Skills Curriculum
Skills Curriculum
At MU all majors are designed carefully to offer you directly or in an embedded way ‘skills curriculum’ to ensure that you are fully prepared for study and for the world of work.
At level one of the curriculum of study, the courses MIT 200 - Business Software Applications and MAT 210 - Business Math, prepare you to acquire the necessary technology literacy, problem-solving methodology, and numerical applications that are commonly used in a working environment. On the other hand, you will have a vital opportunity, through ENG 201 - English Communication Skills I and ARB 201 - Arabic Communication Skills I, to polish and refine your writing skills and anchoring you in academic reading through the close analysis of key business texts and theory.
At level two, you are engaged in the study of a selected number of courses in Liberal Arts, designed to expand your mind's horizon to cope with important intellectual, social and behavioral skills.
At level three and four, you are also provided with a set of core and major courses that prepare you to have the basic and intermediate fundamental theoretical approaches in the field of business Administration regardless of the major field of specialization.
You are expected for the first year to cover a selection of introductory courses (core courses) on several dimensions of business administration to acquire those transferable professional skills in the areas of accounting, business quantitative methods, microeconomics, management principles, marketing principles and business statistics and probability.
At level four, then, the courses become focused on the heart of the major’s requirements in each field of study offered in the Faculty of Business Administration. Each course covers those fundamental professional skills that are expected of the graduate students by the industry. The range of major courses enables the student to have a command on theory, however, in the context of professional practice.

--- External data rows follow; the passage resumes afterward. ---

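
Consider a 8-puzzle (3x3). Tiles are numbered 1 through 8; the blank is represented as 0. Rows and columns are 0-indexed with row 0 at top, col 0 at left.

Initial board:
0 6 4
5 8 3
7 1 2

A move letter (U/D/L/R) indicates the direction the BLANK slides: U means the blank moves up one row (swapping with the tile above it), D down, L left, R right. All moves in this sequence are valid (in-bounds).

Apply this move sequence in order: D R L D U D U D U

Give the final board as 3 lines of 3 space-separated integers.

After move 1 (D):
5 6 4
0 8 3
7 1 2

After move 2 (R):
5 6 4
8 0 3
7 1 2

After move 3 (L):
5 6 4
0 8 3
7 1 2

After move 4 (D):
5 6 4
7 8 3
0 1 2

After move 5 (U):
5 6 4
0 8 3
7 1 2

After move 6 (D):
5 6 4
7 8 3
0 1 2

After move 7 (U):
5 6 4
0 8 3
7 1 2

After move 8 (D):
5 6 4
7 8 3
0 1 2

After move 9 (U):
5 6 4
0 8 3
7 1 2

Answer: 5 6 4
0 8 3
7 1 2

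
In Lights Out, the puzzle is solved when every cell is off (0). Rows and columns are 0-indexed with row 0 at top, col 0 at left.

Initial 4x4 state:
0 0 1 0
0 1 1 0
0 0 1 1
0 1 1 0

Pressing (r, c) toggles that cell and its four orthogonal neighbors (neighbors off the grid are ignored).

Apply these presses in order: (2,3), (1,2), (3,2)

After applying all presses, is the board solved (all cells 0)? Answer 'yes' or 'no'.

Answer: yes

Derivation:
After press 1 at (2,3):
0 0 1 0
0 1 1 1
0 0 0 0
0 1 1 1

After press 2 at (1,2):
0 0 0 0
0 0 0 0
0 0 1 0
0 1 1 1

After press 3 at (3,2):
0 0 0 0
0 0 0 0
0 0 0 0
0 0 0 0

Lights still on: 0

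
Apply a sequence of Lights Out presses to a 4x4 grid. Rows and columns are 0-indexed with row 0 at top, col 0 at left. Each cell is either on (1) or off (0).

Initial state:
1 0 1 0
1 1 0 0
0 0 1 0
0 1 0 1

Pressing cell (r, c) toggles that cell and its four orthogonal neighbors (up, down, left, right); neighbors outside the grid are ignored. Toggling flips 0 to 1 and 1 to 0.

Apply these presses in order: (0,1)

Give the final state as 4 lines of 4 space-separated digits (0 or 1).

After press 1 at (0,1):
0 1 0 0
1 0 0 0
0 0 1 0
0 1 0 1

Answer: 0 1 0 0
1 0 0 0
0 0 1 0
0 1 0 1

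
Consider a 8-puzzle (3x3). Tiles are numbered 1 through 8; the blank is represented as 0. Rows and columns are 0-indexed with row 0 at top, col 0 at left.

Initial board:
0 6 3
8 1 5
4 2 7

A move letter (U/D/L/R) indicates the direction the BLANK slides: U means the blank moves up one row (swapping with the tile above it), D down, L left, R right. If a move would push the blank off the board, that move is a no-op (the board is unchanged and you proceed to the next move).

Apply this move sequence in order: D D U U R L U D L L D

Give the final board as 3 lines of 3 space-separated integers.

After move 1 (D):
8 6 3
0 1 5
4 2 7

After move 2 (D):
8 6 3
4 1 5
0 2 7

After move 3 (U):
8 6 3
0 1 5
4 2 7

After move 4 (U):
0 6 3
8 1 5
4 2 7

After move 5 (R):
6 0 3
8 1 5
4 2 7

After move 6 (L):
0 6 3
8 1 5
4 2 7

After move 7 (U):
0 6 3
8 1 5
4 2 7

After move 8 (D):
8 6 3
0 1 5
4 2 7

After move 9 (L):
8 6 3
0 1 5
4 2 7

After move 10 (L):
8 6 3
0 1 5
4 2 7

After move 11 (D):
8 6 3
4 1 5
0 2 7

Answer: 8 6 3
4 1 5
0 2 7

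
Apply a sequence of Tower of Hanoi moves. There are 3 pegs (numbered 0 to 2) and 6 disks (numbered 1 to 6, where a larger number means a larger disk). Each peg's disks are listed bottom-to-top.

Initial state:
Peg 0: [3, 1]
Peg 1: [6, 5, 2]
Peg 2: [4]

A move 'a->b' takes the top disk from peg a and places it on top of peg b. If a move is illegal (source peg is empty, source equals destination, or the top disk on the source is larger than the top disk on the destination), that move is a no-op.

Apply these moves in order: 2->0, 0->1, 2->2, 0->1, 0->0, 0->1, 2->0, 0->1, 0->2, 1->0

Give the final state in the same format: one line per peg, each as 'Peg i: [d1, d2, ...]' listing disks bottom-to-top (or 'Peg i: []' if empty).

Answer: Peg 0: [1]
Peg 1: [6, 5, 2]
Peg 2: [4, 3]

Derivation:
After move 1 (2->0):
Peg 0: [3, 1]
Peg 1: [6, 5, 2]
Peg 2: [4]

After move 2 (0->1):
Peg 0: [3]
Peg 1: [6, 5, 2, 1]
Peg 2: [4]

After move 3 (2->2):
Peg 0: [3]
Peg 1: [6, 5, 2, 1]
Peg 2: [4]

After move 4 (0->1):
Peg 0: [3]
Peg 1: [6, 5, 2, 1]
Peg 2: [4]

After move 5 (0->0):
Peg 0: [3]
Peg 1: [6, 5, 2, 1]
Peg 2: [4]

After move 6 (0->1):
Peg 0: [3]
Peg 1: [6, 5, 2, 1]
Peg 2: [4]

After move 7 (2->0):
Peg 0: [3]
Peg 1: [6, 5, 2, 1]
Peg 2: [4]

After move 8 (0->1):
Peg 0: [3]
Peg 1: [6, 5, 2, 1]
Peg 2: [4]

After move 9 (0->2):
Peg 0: []
Peg 1: [6, 5, 2, 1]
Peg 2: [4, 3]

After move 10 (1->0):
Peg 0: [1]
Peg 1: [6, 5, 2]
Peg 2: [4, 3]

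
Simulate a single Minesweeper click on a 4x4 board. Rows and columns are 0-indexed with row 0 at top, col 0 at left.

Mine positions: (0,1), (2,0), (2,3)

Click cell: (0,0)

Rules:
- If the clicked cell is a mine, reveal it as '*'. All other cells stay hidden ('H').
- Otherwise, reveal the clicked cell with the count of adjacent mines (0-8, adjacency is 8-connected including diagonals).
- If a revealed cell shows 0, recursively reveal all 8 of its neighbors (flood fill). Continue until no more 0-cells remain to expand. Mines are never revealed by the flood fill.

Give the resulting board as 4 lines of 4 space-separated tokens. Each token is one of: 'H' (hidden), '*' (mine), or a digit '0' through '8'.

1 H H H
H H H H
H H H H
H H H H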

There is around 40% (27/69) of the major courses that are geared in the curriculum for level four (Major Courses) to equip students for work in the industry. ECO 310 Intermediate Economics, ECO 390 Introduction to Econometrics, ACC 310 Cost Accounting, ACC 320 Intermediate Accounting, FIN 340 Banking Operations, FIN 320 Financing Small Business, MGT 320 Quality Management Systems, MGT 330 Human Resources Management, and HRM 310 Organizational Effectiveness, are few examples of the courses' role in enabling students to have a sound understanding and hands-on experience to certain dimensions of work in the range of institutions and organizations.
Students at level four in all majors will also be expected to cover a three-credit course named: Professional Placement (or Practical Training or Internship), by securing a temporary job in one of the functional areas of the companies that match their interest and area of specialization. This is a crucial step at level four to attain all the Curriculum Vitae (CV), profiling, interviewing skills necessary for them to obtain a professional placement and be in a confident position to immerse into the dynamics of the real work environment. By the end of the professional placement, students should deliver a report on their work experience and present their findings to an appropriate jury of instructors.
The Faculty will be there to help/assist students in identifying both the companies that are ready to receive students on work placement and the skills that optimize their opportunity to get a place in the selected institution for work.
Students at level four are well prepared to take on board more integrative and research-based specialty in a particular area of interest. The courses involve lengthy research, known as a capstone project to help them understand and have the experience of researching methodically a particular area in the company's divisions and functions.
Having also the Final Project course will enable students to investigate different methods and approaches in business administration research, and will allow them to develop independently their skills in research and analysis that are extensively required, as set by the ‘employability skills curriculum’, from any prospective person to go to a working environment.
In the aforementioned courses, students pursue a topic of interest to them in detail with support from lecturers via seminar workshops and individual tutorial as in the case of Professional Training Practices and Final Project courses.
At level five of the study (Major Technical Electives), students are expected to have already acquired the necessary knowledge and skills from the previous levels in different fields of business administration.